Landkreis hat genehmigt

Bauamtsleiter Reinhold Ricke erläuterte, dass er gleich nach der Ausschusssitzung Kontakt mit dem Landkreis Osnabrück aufgenommen habe. Dieser habe das Bauvorhaben so genehmigt. Entscheidend sei in Sachen Pultdach die Dachneigung, und dabei gebe es unterschiedliche Sichtweisen, wann noch von einem Flachdach, und ab welchem Neigungswinkel von einem Pultdach gesprochen werden müsse.

Es gebe zu der Angelegenheit mehrere offene Fragen, die es anhand der genehmigten Bauzeichnungen zu klären gelte, so der Bauamtsleiter. Auf alle Fälle liege der Gemeinde Neuenkirchen kein Antrag des Bauherrn für eine Ausnahmegenehmigung vor.
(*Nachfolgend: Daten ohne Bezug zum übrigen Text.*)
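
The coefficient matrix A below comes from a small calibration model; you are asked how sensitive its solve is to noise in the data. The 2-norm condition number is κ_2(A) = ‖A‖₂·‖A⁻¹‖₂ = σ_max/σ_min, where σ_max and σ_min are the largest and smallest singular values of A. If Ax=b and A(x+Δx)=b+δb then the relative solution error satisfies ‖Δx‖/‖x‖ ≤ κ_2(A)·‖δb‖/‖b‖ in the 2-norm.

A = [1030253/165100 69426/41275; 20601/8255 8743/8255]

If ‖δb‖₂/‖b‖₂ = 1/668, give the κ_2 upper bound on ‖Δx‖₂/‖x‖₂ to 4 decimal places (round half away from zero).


AᵀA = [7285098961/161290000 264904731/20161250; 264904731/20161250 39828229/10080625]; tr = 12675761/258064, det = 1500625/258064
eigenvalues of AᵀA: λ = (tr ± √(tr²−4·det))/2 = 49, 30625/258064
κ_2(A) = √(λ_max/λ_min) = √(49 / (30625/258064)) = 20.3200
κ_2(A)·‖δb‖/‖b‖ = 0.0304

0.0304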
Ricke versprach aber, die Ratsmitglieder in dieser Angelegenheit auf dem Laufenden zu halten.

Vier Grad Dachneigung

Und es handelt sich in diesem Fall um ein Flachdach, wie der Landkreis Osnabrück dem Neuenkirchener Bauamt zwei Tage nach der Sitzung mitgeteilt hat. Erst ab einer Dachneigung von elf Prozent (oder etwa 6,3 Grad) werde von einem Pultdach gesprochen. In dem vorliegenden Fall handele es sich um ein Flachdach, denn die Neigung betrage vier Grad.